Static IP questions...

Discussion in 'Mac Help/Tips' started by shadowfax0, Jan 20, 2003.

  1. shadowfax0 macrumors 6502

    Joined:
    May 2, 2002
    #1
    We just got a new iMac, and I'd like to hook it up to the PC we have in another room over our wireless network. So far it's been great; I added a network place on the PC and I can transfer files from the iMac to the PC. I also set it up the other way around. However, the problem being that the IP addresses change everytime you restart the computer, so therefor the Network Place never stays the same and it's hard to change in Windows, etc. Anyhow, I'd like to set static IP addresses, so in the System Prefs of OS X I selected 'Using DHCP with manual IP address' which is just what I want, the only problem being that when I select that the router (a Linksys) refuses to recognize the computer and I can't get on the internet, and as for the PC I'm up the creek on how to do this (Window$ XP Home) Any ideas?
     
  2. peterjhill macrumors 65816

    peterjhill

    Joined:
    Apr 25, 2002
    Location:
    Seattle, WA
    #2
    You need to make sure that the subnet masks are the same and that the ip is not duplicated on the network. With two computers on the network, I don't see why you are getting a different ip address. dhcp is supposed to try to give you the same ip address if it is available before giving you another one.

    Also, of course, you need to make sure that the address you are statically giving it is in the network range for the ip address / subnet mask of the router and windows box.

    Do this: open terminal.app while dhcp is configured to set up everything then type in

    ifconfig -a

    then paste the output and i will be glad to decode it for you.
     
  3. benixau macrumors 65816

    benixau

    Joined:
    Oct 9, 2002
    Location:
    Sydney, Australia
    #3
    do you use a router or is it a computer to computer exchange??

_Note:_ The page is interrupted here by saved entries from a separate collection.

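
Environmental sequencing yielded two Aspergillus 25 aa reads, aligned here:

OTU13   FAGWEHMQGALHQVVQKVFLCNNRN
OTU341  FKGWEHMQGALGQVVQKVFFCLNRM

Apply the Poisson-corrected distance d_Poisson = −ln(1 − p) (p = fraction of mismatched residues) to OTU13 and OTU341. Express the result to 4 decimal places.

0.2231

The sequences differ at positions 2 (A/K), 12 (H/G), 20 (L/F), 22 (N/L), 25 (N/M).
p = 5/25 = 0.200000.
d = −ln(1 − 0.200000) = −ln(0.800000) = 0.2231.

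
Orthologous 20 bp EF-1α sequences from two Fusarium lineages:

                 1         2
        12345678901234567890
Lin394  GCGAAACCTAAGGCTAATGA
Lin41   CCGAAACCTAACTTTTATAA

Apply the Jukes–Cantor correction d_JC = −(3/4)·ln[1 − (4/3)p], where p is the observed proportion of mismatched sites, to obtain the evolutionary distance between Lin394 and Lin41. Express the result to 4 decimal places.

0.3831

Mismatches occur at site 1 (G/C), site 12 (G/C), site 13 (G/T), site 14 (C/T), site 16 (A/T), site 19 (G/A).
p = 6/20 = 0.300000.
d = −0.75 · ln(1 − (4/3)·0.300000) = −0.75 · ln(0.600000) = −0.75 · (-0.510826) = 0.3831.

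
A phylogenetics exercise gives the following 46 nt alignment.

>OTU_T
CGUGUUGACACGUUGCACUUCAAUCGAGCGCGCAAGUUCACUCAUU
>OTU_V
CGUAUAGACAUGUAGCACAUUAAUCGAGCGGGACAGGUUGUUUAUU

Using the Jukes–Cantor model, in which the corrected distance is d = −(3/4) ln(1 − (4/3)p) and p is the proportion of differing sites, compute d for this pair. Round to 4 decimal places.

0.3904

Mismatches occur at site 4 (G↔A), site 6 (U↔A), site 11 (C↔U), site 14 (U↔A), site 19 (U↔A), site 21 (C↔U), site 31 (C↔G), site 33 (C↔A), site 34 (A↔C), site 37 (U↔G), site 39 (C↔U), site 40 (A↔G), site 41 (C↔U), site 43 (C↔U).
p = 14/46 = 0.304348.
d = −0.75 · ln(1 − (4/3)·0.304348) = −0.75 · ln(0.594203) = −0.75 · (-0.520534) = 0.3904.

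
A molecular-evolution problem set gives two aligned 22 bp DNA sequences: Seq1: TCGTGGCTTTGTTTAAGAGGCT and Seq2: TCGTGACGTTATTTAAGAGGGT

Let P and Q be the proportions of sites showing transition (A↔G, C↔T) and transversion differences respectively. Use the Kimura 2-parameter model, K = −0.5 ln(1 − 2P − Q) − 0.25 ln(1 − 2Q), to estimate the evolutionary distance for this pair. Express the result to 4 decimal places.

0.2094

The sequences differ at positions 6 (G/A, transition), 8 (T/G, transversion), 11 (G/A, transition), 21 (C/G, transversion).
Of the 4 differences, 2 transitions and 2 transversions over 22 sites: P = 2/22 = 0.090909, Q = 2/22 = 0.090909.
d = −0.5·ln(0.727273) − 0.25·ln(0.818182) = −0.5·(-0.318453) − 0.25·(-0.200670) = 0.2094.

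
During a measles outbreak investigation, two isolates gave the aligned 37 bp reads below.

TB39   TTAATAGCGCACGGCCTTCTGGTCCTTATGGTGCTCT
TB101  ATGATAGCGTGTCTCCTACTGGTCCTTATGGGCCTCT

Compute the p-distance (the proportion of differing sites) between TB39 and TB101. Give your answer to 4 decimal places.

0.2703

The sequences differ at positions 1 (T/A), 3 (A/G), 10 (C/T), 11 (A/G), 12 (C/T), 13 (G/C), 14 (G/T), 18 (T/A), 32 (T/G), 33 (G/C).
There are 10 differences over 37 sites, so p = 10/37 = 0.2703.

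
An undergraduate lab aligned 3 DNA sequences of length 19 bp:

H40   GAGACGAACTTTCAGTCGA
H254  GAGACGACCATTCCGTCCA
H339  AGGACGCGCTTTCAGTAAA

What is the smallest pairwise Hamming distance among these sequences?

Pairwise Hamming distances:
  H40 vs H254: 4
  H40 vs H339: 6
  H254 vs H339: 8
The smallest is 4, between H40 and H254.

4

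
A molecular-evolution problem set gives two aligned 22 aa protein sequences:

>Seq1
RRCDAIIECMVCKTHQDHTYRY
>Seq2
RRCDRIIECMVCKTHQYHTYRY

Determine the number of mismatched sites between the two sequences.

The sequences differ at positions 5 (A/R), 17 (D/Y).
That gives 2 mismatches out of 22 aligned sites, so the Hamming distance is 2.

2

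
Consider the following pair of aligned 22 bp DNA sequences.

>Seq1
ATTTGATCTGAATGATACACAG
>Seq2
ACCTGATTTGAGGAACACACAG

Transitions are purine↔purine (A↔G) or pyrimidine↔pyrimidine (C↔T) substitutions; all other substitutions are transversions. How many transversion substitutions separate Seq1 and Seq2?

Mismatches occur at site 2 (T/C, transition), site 3 (T/C, transition), site 8 (C/T, transition), site 12 (A/G, transition), site 13 (T/G, transversion), site 14 (G/A, transition), site 16 (T/C, transition).
Of the 7 differences, 6 transitions and 1 transversion, so the answer is 1.

1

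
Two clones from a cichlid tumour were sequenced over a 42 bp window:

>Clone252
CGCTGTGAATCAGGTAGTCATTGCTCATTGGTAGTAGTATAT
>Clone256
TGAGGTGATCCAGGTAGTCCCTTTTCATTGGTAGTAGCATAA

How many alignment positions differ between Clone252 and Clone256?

11

The sequences differ at positions 1 (C/T), 3 (C/A), 4 (T/G), 9 (A/T), 10 (T/C), 20 (A/C), 21 (T/C), 23 (G/T), 24 (C/T), 38 (T/C), 42 (T/A).
That gives 11 mismatches out of 42 aligned sites, so the Hamming distance is 11.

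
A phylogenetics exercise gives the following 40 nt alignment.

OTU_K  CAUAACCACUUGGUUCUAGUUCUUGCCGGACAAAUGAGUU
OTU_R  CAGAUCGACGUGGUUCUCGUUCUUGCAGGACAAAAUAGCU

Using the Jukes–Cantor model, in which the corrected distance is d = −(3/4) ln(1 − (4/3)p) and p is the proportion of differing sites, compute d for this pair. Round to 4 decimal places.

Differing sites — 3:U/G; 5:A/U; 7:C/G; 10:U/G; 18:A/C; 27:C/A; 35:U/A; 36:G/U; 39:U/C.
p = 9/40 = 0.225000.
d = −0.75 · ln(1 − (4/3)·0.225000) = −0.75 · ln(0.700000) = −0.75 · (-0.356675) = 0.2675.

0.2675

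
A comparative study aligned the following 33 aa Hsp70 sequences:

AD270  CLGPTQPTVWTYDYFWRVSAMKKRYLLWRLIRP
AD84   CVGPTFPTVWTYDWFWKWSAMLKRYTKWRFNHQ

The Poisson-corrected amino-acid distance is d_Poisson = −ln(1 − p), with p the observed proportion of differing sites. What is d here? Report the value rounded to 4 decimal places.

0.4520

Differing sites — 2:L/V; 6:Q/F; 14:Y/W; 17:R/K; 18:V/W; 22:K/L; 26:L/T; 27:L/K; 30:L/F; 31:I/N; 32:R/H; 33:P/Q.
p = 12/33 = 0.363636.
d = −ln(1 − 0.363636) = −ln(0.636364) = 0.4520.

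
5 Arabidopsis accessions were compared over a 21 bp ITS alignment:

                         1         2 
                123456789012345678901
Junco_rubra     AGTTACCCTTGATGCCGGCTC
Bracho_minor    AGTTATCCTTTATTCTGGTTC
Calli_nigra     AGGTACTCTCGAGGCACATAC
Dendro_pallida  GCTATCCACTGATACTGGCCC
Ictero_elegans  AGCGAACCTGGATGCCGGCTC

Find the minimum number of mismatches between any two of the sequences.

4

Pairwise Hamming distances:
  Junco_rubra vs Bracho_minor: 5
  Junco_rubra vs Calli_nigra: 9
  Junco_rubra vs Dendro_pallida: 9
  Junco_rubra vs Ictero_elegans: 4
  Bracho_minor vs Calli_nigra: 11
  Bracho_minor vs Dendro_pallida: 11
  Bracho_minor vs Ictero_elegans: 8
  Calli_nigra vs Dendro_pallida: 16
  Calli_nigra vs Ictero_elegans: 11
  Dendro_pallida vs Ictero_elegans: 12
The smallest is 4, between Junco_rubra and Ictero_elegans.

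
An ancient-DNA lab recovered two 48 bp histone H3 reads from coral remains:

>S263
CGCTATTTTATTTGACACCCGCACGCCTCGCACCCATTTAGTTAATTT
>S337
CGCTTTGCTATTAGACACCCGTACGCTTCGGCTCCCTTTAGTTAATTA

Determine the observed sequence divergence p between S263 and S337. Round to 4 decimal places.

0.2292

Differing sites — 5:A/T; 7:T/G; 8:T/C; 13:T/A; 22:C/T; 27:C/T; 31:C/G; 32:A/C; 33:C/T; 36:A/C; 48:T/A.
There are 11 differences over 48 sites, so p = 11/48 = 0.2292.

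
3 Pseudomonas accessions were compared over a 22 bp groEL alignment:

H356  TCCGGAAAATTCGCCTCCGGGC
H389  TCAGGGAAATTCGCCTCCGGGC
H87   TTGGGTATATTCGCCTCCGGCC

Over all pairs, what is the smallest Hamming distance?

Pairwise Hamming distances:
  H356 vs H389: 2
  H356 vs H87: 5
  H389 vs H87: 5
The smallest is 2, between H356 and H389.

2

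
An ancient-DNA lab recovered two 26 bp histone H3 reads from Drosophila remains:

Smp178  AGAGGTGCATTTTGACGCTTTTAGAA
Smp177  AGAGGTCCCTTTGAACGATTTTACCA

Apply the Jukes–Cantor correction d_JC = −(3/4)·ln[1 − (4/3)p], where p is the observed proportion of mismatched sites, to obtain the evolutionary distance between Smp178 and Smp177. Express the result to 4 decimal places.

0.3335

Differing sites — 7:G/C; 9:A/C; 13:T/G; 14:G/A; 18:C/A; 24:G/C; 25:A/C.
p = 7/26 = 0.269231.
d = −0.75 · ln(1 − (4/3)·0.269231) = −0.75 · ln(0.641025) = −0.75 · (-0.444687) = 0.3335.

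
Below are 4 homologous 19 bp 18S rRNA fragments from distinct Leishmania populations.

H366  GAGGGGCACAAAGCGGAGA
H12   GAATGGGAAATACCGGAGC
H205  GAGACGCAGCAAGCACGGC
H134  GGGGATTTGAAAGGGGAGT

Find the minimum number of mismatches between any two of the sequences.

Pairwise Hamming distances:
  H366 vs H12: 7
  H366 vs H205: 8
  H366 vs H134: 8
  H12 vs H205: 11
  H12 vs H134: 12
  H205 vs H134: 12
The smallest is 7, between H366 and H12.

7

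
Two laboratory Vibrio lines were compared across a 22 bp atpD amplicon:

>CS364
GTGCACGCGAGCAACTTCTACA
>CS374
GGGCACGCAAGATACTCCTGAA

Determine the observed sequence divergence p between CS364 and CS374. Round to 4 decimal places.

0.3182

Mismatches occur at site 2 (T↔G), site 9 (G↔A), site 12 (C↔A), site 13 (A↔T), site 17 (T↔C), site 20 (A↔G), site 21 (C↔A).
There are 7 differences over 22 sites, so p = 7/22 = 0.3182.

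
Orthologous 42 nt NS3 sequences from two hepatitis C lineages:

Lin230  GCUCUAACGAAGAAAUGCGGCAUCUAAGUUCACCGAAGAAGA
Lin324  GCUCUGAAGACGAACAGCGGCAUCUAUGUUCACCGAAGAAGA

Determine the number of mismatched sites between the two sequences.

Differing sites — 6:A/G; 8:C/A; 11:A/C; 15:A/C; 16:U/A; 27:A/U.
That gives 6 mismatches out of 42 aligned sites, so the Hamming distance is 6.

6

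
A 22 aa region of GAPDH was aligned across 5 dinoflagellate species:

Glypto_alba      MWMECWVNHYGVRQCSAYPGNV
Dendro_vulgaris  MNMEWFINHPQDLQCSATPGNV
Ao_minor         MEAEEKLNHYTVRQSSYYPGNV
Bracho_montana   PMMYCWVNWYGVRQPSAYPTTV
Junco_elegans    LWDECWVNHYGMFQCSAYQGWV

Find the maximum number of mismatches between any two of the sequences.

Pairwise Hamming distances:
  Glypto_alba vs Dendro_vulgaris: 9
  Glypto_alba vs Ao_minor: 8
  Glypto_alba vs Bracho_montana: 7
  Glypto_alba vs Junco_elegans: 6
  Dendro_vulgaris vs Ao_minor: 12
  Dendro_vulgaris vs Bracho_montana: 15
  Dendro_vulgaris vs Junco_elegans: 13
  Ao_minor vs Bracho_montana: 13
  Ao_minor vs Junco_elegans: 13
  Bracho_montana vs Junco_elegans: 11
The largest is 15, between Dendro_vulgaris and Bracho_montana.

15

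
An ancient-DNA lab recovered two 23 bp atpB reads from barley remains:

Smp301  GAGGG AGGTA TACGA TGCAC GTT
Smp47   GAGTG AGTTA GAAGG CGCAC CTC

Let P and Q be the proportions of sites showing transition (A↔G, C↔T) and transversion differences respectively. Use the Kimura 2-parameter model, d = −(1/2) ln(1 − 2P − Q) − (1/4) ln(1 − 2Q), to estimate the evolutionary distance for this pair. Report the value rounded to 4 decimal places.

0.4679

Mismatches occur at site 4 (G↔T, transversion), site 8 (G↔T, transversion), site 11 (T↔G, transversion), site 13 (C↔A, transversion), site 15 (A↔G, transition), site 16 (T↔C, transition), site 21 (G↔C, transversion), site 23 (T↔C, transition).
Of the 8 differences, 3 transitions and 5 transversions over 23 sites: P = 3/23 = 0.130435, Q = 5/23 = 0.217391.
d = −0.5·ln(0.521739) − 0.25·ln(0.565218) = −0.5·(-0.650588) − 0.25·(-0.570544) = 0.4679.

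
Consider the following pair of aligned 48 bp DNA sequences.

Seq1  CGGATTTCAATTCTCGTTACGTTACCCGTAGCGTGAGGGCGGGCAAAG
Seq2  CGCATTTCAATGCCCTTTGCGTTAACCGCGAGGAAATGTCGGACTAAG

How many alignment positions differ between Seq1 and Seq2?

16

Mismatches occur at site 3 (G/C), site 12 (T/G), site 14 (T/C), site 16 (G/T), site 19 (A/G), site 25 (C/A), site 29 (T/C), site 30 (A/G), site 31 (G/A), site 32 (C/G), site 34 (T/A), site 35 (G/A), site 37 (G/T), site 39 (G/T), site 43 (G/A), site 45 (A/T).
That gives 16 mismatches out of 48 aligned sites, so the Hamming distance is 16.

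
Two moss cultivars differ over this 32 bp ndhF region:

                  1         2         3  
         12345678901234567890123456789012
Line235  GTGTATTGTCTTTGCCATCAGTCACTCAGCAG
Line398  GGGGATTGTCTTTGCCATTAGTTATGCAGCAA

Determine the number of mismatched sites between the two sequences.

7

Differing sites — 2:T/G; 4:T/G; 19:C/T; 23:C/T; 25:C/T; 26:T/G; 32:G/A.
That gives 7 mismatches out of 32 aligned sites, so the Hamming distance is 7.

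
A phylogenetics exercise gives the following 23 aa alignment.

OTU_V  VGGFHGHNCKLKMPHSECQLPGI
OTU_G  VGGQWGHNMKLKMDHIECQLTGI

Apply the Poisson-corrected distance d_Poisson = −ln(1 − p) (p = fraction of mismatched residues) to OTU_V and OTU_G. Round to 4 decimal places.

0.3023

The sequences differ at positions 4 (F/Q), 5 (H/W), 9 (C/M), 14 (P/D), 16 (S/I), 21 (P/T).
p = 6/23 = 0.260870.
d = −ln(1 − 0.260870) = −ln(0.739130) = 0.3023.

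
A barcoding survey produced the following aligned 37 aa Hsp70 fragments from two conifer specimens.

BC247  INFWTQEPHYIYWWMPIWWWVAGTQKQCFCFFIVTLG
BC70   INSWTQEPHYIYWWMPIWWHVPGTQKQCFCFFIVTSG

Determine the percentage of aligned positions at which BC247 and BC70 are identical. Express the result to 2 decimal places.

The sequences differ at positions 3 (F/S), 20 (W/H), 22 (A/P), 36 (L/S).
33 of the 37 sites match, so the percent identity is 33/37 × 100 = 89.19%.

89.19%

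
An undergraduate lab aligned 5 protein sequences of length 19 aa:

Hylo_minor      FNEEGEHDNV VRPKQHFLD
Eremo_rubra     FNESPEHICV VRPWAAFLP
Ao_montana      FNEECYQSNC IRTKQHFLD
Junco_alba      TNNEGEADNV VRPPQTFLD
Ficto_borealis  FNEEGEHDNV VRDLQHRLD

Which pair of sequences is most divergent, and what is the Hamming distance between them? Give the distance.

Pairwise Hamming distances:
  Hylo_minor vs Eremo_rubra: 8
  Hylo_minor vs Ao_montana: 7
  Hylo_minor vs Junco_alba: 5
  Hylo_minor vs Ficto_borealis: 3
  Eremo_rubra vs Ao_montana: 13
  Eremo_rubra vs Junco_alba: 11
  Eremo_rubra vs Ficto_borealis: 10
  Ao_montana vs Junco_alba: 11
  Ao_montana vs Ficto_borealis: 9
  Junco_alba vs Ficto_borealis: 7
The largest is 13, between Eremo_rubra and Ao_montana.

13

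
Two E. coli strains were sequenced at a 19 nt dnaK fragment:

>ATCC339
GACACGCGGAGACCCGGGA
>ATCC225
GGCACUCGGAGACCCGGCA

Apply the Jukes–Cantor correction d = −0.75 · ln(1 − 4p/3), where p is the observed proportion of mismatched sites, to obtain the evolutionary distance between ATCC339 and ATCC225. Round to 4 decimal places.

0.1773

The sequences differ at positions 2 (A/G), 6 (G/U), 18 (G/C).
p = 3/19 = 0.157895.
d = −0.75 · ln(1 − (4/3)·0.157895) = −0.75 · ln(0.789473) = −0.75 · (-0.236390) = 0.1773.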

    if you use a router then the settings are router based. if you go puter to puter then you shlouldn't be having these problems, especially if you sleep the mac.
     
  4. kibit macrumors member

    kibit

    Joined:
    Jul 24, 2002
    Location:
    Illinois
    #4
    Static IP

    On the other hand, you could just set up the network to have static IPs. On the router, turn off the DHCP and give it a static IP address of 192.168.0.1 with a subnet of 255.255.255.0. Give the Mac a manual IP address of 192.168.0.2 with the same subnet, use the router's IP address for your router and gateway settings. Also set up your Windows XP the same way, with a static IP of 192.168.0.3 also set its subnet the same and gateway and DNS settings to point to the router. It shouldn't give you any problems then. Works for me :D
     
  5. peterjhill macrumors 65816

    peterjhill

    Joined:
    Apr 25, 2002
    Location:
    Seattle, WA
    #5
    I am assuming that both computer want to talk to the router and each other. This is based on the desire for all computer to be able to get to the Internet. Unless you are running multiple subnets on your router with multiple interfaces, or private vlans, then it is simple

    if
    computer A | router
    and
    computer B | router
    then
    computer A | computer B
    where | means "can talk to"
     
  6. peterjhill macrumors 65816

    peterjhill

    Joined:
    Apr 25, 2002
    Location:
    Seattle, WA
    #6
    you could even edit your /etc/hosts file

    the format is like this:


    192.168.1.1 myrouter.local.
    192.168.1.2 mymac.local.
    192.168.1.3 mypc.local.


    you could then on your mac connect to:

    smb://mypc.local/someshare under connect to server (assuming you had a share named someshare

    You could even copy this file to your pc and in the tcp/ip settings i think there is a way to point it at the file for host resolution. this is how they did dns before dns.

    A quick google turned this up:
    http://practice.chatserve.com/host.html
     
  7. shadowfax0 thread starter macrumors 6502

    Joined:
    May 2, 2002
    #7
    this is all through a Linksys wireless router with DHCP. I was thinking of simply turning DHCP off and assigning IP addresses, which would work OK, but what happens when a new computer is introduced into the house? (My dad brings his laptop in all the time, so it's not always here, same with my mom's and brother's laptops (PCs and Macs), would those be assigned IP addresses automatically, if it would that would be preferable) That's why I'm so intrigued by this 'DHCP with manual IP address' because that's just what I want: DHCP with one or two static IP addresses, not fully static, not fully dynamic, but a little of both :) Is that possible at all? (sorry if I someone may have answered this I just leafed through the other postings, but thanks for the feedback!!)